What about science and engineering?

April 3, 2012
We’re selling real products that solve real problems, products that save energy, water and money.

The Plumbing Council of Chicagoland promoted itself for years by running a television commercial showing a classroom full of plumbers learning calculus. It reinforced the message that what we do is science and engineering. Sure there are plenty of guys who guess, the type who walk across the street from the customer’s house and see how many fingers it takes to cover it. Three fingers is a three section boiler or three tons of air conditioning. The smart people used the System Syzer created by Bell & Gossett’s Gil Carlson or use ACCA’s Manual J.

I think about all the numbers that Dave Yates runs, both on the design side and the financial end of things, when he’s putting together a proposal for a customer. I think about the engineering work done by Bill Gauley and John Koeller when they MaP test toilets for flushing efficiency. I think about how the Mechanical Contractors Association of America partners with engineering schools such as the University of Nebraska at Lincoln or the four finalists in this year’s Student Chapter Competition — California State University at Sacramento; Illinois State University; Milwaukee School of Engineering, and Southern Polytechnic State University. I think about the plumbing manufacturer’s lab that I toured filled with PhD engineers.

It’s all numbers. We’re not winging it here. We’re not making this up. On an annual basis between 2000 and 2010, the cost of fuel oil has increased by 11% per year, propane by 9.4% a year, natural gas by 3.7% and electricity by 3.5%.
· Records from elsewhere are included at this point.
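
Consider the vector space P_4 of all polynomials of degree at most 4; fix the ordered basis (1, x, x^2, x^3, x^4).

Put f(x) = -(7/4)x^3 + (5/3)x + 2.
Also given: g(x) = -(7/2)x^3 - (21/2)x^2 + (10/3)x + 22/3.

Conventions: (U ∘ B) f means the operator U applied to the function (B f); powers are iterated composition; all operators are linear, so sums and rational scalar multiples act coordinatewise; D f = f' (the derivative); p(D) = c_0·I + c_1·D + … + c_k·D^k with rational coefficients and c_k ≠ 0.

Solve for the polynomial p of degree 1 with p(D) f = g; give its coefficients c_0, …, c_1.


D^0 f = -(7/4)x^3 + (5/3)x + 2
D^1 f = -(21/4)x^2 + 5/3
matching coefficients of g against c_0 f + c_1 Df + … from the top degree down determines the c_i
solution: c_0 = 2, c_1 = 2

c_0 = 2, c_1 = 2


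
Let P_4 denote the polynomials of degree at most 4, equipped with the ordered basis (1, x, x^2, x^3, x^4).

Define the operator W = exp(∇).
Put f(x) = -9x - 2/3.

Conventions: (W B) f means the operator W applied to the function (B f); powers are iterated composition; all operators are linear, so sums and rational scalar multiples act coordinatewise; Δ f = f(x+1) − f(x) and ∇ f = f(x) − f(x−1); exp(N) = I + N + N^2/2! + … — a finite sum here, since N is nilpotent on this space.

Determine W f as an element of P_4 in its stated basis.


order-1 term: -9
the series for exp(∇) f terminates at order 1
exp(∇) f = -9x - 29/3

g(x) = -9x - 29/3


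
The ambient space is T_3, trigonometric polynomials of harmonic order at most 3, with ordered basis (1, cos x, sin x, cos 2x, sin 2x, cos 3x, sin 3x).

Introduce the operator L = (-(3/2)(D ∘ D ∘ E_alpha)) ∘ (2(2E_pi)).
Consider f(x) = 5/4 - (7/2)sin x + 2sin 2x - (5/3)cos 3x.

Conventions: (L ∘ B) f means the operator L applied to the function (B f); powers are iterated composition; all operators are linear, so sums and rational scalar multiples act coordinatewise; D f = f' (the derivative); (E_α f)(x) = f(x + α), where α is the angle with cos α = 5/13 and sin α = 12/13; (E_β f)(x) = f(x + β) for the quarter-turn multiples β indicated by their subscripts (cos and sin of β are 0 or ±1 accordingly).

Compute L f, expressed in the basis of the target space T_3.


E_pi f = 5/4 + (7/2)sin x + 2sin 2x + (5/3)cos 3x
(2E_pi) f = 5/2 + 7sin x + 4sin 2x + (10/3)cos 3x
(2(2E_pi)) f = 5 + 14sin x + 8sin 2x + (20/3)cos 3x
E_alpha (2(2E_pi)) f = 5 + (168/13)cos x + (70/13)sin x + (960/169)cos 2x - (952/169)sin 2x - (40700/6591)cos 3x + (5520/2197)sin 3x
D E_alpha (2(2E_pi)) f = (70/13)cos x - (168/13)sin x - (1904/169)cos 2x - (1920/169)sin 2x + (16560/2197)cos 3x + (40700/2197)sin 3x
D D E_alpha (2(2E_pi)) f = -(168/13)cos x - (70/13)sin x - (3840/169)cos 2x + (3808/169)sin 2x + (122100/2197)cos 3x - (49680/2197)sin 3x
(-(3/2)(D ∘ D ∘ E_alpha)) (2(2E_pi)) f = (252/13)cos x + (105/13)sin x + (5760/169)cos 2x - (5712/169)sin 2x - (183150/2197)cos 3x + (74520/2197)sin 3x

the result is g(x) = (252/13)cos x + (105/13)sin x + (5760/169)cos 2x - (5712/169)sin 2x - (183150/2197)cos 3x + (74520/2197)sin 3x


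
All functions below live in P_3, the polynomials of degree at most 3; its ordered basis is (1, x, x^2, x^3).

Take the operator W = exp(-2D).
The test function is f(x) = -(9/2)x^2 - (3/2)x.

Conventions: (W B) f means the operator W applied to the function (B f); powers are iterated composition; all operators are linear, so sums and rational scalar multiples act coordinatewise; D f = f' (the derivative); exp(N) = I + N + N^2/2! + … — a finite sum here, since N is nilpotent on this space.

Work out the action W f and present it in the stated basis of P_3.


order-1 term: 18x + 3
order-2 term: -18
the series for exp(-2D) f terminates at order 2
exp(-2D) f = -(9/2)x^2 + (33/2)x - 15

the image equals g(x) = -(9/2)x^2 + (33/2)x - 15


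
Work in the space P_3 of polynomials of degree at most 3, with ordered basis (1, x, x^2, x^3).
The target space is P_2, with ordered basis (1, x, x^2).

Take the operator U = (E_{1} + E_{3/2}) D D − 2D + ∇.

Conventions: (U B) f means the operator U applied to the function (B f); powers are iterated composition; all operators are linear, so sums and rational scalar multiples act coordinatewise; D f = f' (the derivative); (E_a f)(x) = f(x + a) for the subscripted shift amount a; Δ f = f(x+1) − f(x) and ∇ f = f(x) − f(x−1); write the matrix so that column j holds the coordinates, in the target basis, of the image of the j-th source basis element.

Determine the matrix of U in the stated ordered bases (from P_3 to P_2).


image of 1: 0
image of x: -1
image of x^2: -2x + 3
image of x^3: -3x^2 + 9x + 16
each image's coordinates form column j of the matrix

the matrix is [[0, -1, 3, 16]; [0, 0, -2, 9]; [0, 0, 0, -3]] (rows listed top to bottom)


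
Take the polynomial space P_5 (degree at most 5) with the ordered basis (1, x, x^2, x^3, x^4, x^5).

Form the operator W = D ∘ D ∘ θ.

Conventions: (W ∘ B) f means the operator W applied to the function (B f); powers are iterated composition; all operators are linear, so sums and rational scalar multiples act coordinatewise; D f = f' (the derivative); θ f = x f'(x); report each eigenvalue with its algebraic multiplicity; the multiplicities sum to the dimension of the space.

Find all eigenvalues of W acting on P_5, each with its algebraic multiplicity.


image of 1: 0
image of x: 0
image of x^2: 4
image of x^3: 18x
image of x^4: 48x^2
image of x^5: 100x^3
the matrix is upper triangular; its diagonal is (0, 0, 0, 0, 0, 0)
for a triangular matrix the eigenvalues are the diagonal entries, with algebraic multiplicity their repetition count

λ = 0 (multiplicity 6)


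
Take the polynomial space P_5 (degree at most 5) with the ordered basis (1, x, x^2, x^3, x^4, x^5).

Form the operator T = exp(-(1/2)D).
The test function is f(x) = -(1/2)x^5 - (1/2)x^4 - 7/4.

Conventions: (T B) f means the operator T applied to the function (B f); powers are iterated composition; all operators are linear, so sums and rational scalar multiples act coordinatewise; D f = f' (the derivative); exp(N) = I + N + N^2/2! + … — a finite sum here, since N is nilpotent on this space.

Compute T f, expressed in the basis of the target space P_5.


the result is g(x) = -(1/2)x^5 + (3/4)x^4 - (1/4)x^3 - (1/8)x^2 + (3/32)x - 113/64

order-1 term: (5/4)x^4 + x^3
order-2 term: -(5/4)x^3 - (3/4)x^2
order-3 term: (5/8)x^2 + (1/4)x
order-4 term: -(5/32)x - 1/32
order-5 term: 1/64
the series for exp(-(1/2)D) f terminates at order 5
exp(-(1/2)D) f = -(1/2)x^5 + (3/4)x^4 - (1/4)x^3 - (1/8)x^2 + (3/32)x - 113/64


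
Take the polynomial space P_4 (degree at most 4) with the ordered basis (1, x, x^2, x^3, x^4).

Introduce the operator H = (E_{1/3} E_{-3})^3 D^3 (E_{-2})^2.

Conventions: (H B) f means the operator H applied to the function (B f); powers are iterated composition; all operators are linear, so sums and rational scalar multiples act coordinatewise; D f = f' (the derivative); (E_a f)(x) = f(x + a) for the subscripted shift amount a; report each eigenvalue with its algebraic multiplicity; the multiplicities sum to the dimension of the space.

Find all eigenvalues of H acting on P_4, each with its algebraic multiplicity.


λ = 0 (multiplicity 5)

image of 1: 0
image of x: 0
image of x^2: 0
image of x^3: 6
image of x^4: 24x - 288
the matrix is upper triangular; its diagonal is (0, 0, 0, 0, 0)
for a triangular matrix the eigenvalues are the diagonal entries, with algebraic multiplicity their repetition count


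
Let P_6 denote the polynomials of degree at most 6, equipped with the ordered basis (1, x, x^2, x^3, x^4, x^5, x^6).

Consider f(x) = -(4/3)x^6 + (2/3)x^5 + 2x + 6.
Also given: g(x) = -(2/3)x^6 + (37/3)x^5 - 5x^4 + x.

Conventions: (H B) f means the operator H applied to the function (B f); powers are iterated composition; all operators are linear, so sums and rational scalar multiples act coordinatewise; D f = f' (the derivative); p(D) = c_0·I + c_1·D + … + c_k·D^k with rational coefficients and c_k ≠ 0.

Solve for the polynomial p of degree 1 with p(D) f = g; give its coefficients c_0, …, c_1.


p(D) = (1/2)·I − (3/2)·D, i.e. c_0 = 1/2, c_1 = -3/2

D^0 f = -(4/3)x^6 + (2/3)x^5 + 2x + 6
D^1 f = -8x^5 + (10/3)x^4 + 2
matching coefficients of g against c_0 f + c_1 Df + … from the top degree down determines the c_i
solution: c_0 = 1/2, c_1 = -3/2


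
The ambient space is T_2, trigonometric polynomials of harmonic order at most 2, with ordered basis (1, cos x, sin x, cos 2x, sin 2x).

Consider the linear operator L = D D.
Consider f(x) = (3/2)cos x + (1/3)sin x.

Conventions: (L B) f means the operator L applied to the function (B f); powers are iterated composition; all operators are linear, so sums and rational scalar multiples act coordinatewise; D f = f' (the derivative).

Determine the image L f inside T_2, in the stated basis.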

One of my favorite authors, Jerry Yudelson, points out in his book, “Dry Run: Preventing the Next Urban Water Crisis,” only 3% of the water on earth is fresh water and two-thirds of that is locked up in glaciers and ice caps. In the past few years several areas of the country have suffered crippling droughts. In Texas the drought has been so severe that one town had to have water trucked in.

This industry can address those problems; we have all sorts of ways to save energy, save water, and save money.

I recently got a book in the mail from the conservative Heartland Institute entitled “Roosters of the Apocalypse.” In addition to being one of the funnier book titles I’ve seen lately, the point of the book is that we’ve been wasting our time. The blurb on the back cover of the book begins by stating, “Environmentalism is one of the biggest and most successful social movements of the late twentieth and early twenty-first centuries.”

That’s right, it says “social movement,” like fair trade or the Tea Party or animal rights. Any societal effort has to have a social movement as part of it because people, acting collectively, drive anything forward, whether it is veganism or green mechanical contracting. What struck me was the implication that what we do is divorced from science and engineering.

So all of you people who spend 13-hour days in hotel ballrooms debating the International Code Council’s International Green Construction Code are wasting your time. Men and women who participate in the International Association of Plumbing & Mechanical Officials’ Green Technical Committee? Go home. Grundfos Pumps, that link you Tweeted about “Selling Geothermal as a Hedge Against Rising Energy Prices”? That was a waste of 140 characters. All you kids from the University of Maryland or Purdue who competed in the Solar Decathlon? That was two years of your lives that you’ll never get back. That Wisconsin company that donated plumbing fixtures and fittings to Solar Decathlon houses for Purdue, Florida, Massachusetts, Ohio State, University of Illinois, and others? Kohler, what were you thinking? Our Contractor of the Year, John Smith, the Arizona Green Plumber? He’s spinning his wheels. Smith and my guy, Matt Erickson from C.J. Erickson Plumbing? Forget about all those Caroma HETs that you’re selling.

The issue has become so politicized that a guy I met who builds Net Zero houses in western Virginia who can’t use the word “green.” He talks about energy savings.

We are not, however, being social here, gathering over cookies and coffee to talk about our hopes and dreams. We’re selling real products that solve real problems, products that save energy, water and money.